The fourth purchase comes later, but still bears a hefty cost. It comes if you decide to let the financing plan kick in after a year by not paying down your deferred purchase cost. In essence, you just bought yourself some money... and it usually ain't cheap. Generally, the interest is retroactive to the date of purchase too and this adds tremendously to your costs.

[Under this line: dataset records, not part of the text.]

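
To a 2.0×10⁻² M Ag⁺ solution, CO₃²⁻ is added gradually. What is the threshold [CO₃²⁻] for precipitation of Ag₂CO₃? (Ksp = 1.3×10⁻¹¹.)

Each salt precipitates once Q = Ksp for that salt.
Ag₂CO₃(s) ⇌ 2 Ag⁺(aq) + CO₃²⁻(aq)
Ksp = [Ag⁺]^2[CO₃²⁻] = [CO₃²⁻](2.0×10⁻²)^2
[CO₃²⁻] = 1.3×10⁻¹¹ / (2.0×10⁻²)^2 = 3.3×10⁻⁸
[CO₃²⁻] = 3.3×10⁻⁸ M

3.3×10⁻⁸ M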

So, welcome to our modern age. We make leveraged purchases using funds we don't have available now for items that will be obsolete by the time we pay them off using more borrowed money in the future. Multiply this by 350 million people and it sounds like grounds for an economic catastrophe - that is unless the government 'borrows' some money of its own to give us a rescue... or as they say in the headlines, a 'bailout pancake'
How about a return to sound economics on a grassroots level? Let's stop being in such a hurry for everything. For instance, my business plans are stretched over many years and I refuse to look for some ticket to overnight success. My preference is to grow my companies from internal funding (i.e. growth through profits, not loans) and all purchases are made with care for the long-term costs. We have no debt to speak of and while other companies take debt ladders to quicker success, they are also make themselves vulnerable to slippery snakes (i.e. unmanageable debt) that will drop them out of the game sooner than they knew what hit them.

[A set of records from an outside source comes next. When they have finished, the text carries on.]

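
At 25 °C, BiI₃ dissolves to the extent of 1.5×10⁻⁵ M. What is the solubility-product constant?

BiI₃(s) ⇌ Bi³⁺(aq) + 3 I⁻(aq)
With molar solubility s: [Bi³⁺] = s, [I⁻] = 3s.
Ksp = [Bi³⁺][I⁻]^3 = s · (3s)^3 = 27s^4
Ksp = 27 × (1.5×10⁻⁵)^4 = 1.4×10⁻¹⁸

Ksp = 1.4×10⁻¹⁸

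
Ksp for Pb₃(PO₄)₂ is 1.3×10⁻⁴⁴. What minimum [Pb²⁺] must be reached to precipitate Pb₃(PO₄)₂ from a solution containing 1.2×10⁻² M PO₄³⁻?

4.5×10⁻¹⁴ M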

As a rule, I always decline extended warranties and I figure that I have saved thousands of dollars with this stance. Generally, if a product lasts for a year (which is covered by most built-in warranties), it is going to keep lasting for a few more years. After that, it will probably be obsolete anyway. With all the money I have saved, if something actually does go wrong with a product I have purchased, I will be able to finance my own repairs. In this sense, I become my own insurance company against product problems.
As for those financing plans, they're great if you can get them without paying that insane administration fee (just ask - they often will lower your product purchase price in order to cover the admin fee at no extra cost to you), and absolutely for certain, never miss that anniversary of your purchase to pay down the FULL amount of your debt. This will allow you to avoid all the hefty interest charges, you'd otherwise pay.
In my business, with over 30 computers on our balance sheet plus a well-furnished office, a logical approach to our purchases gives us lots of headroom to grow... on our terms... and on our own funding. That's my 2.5 cents. I hope you have enjoyed this little rant.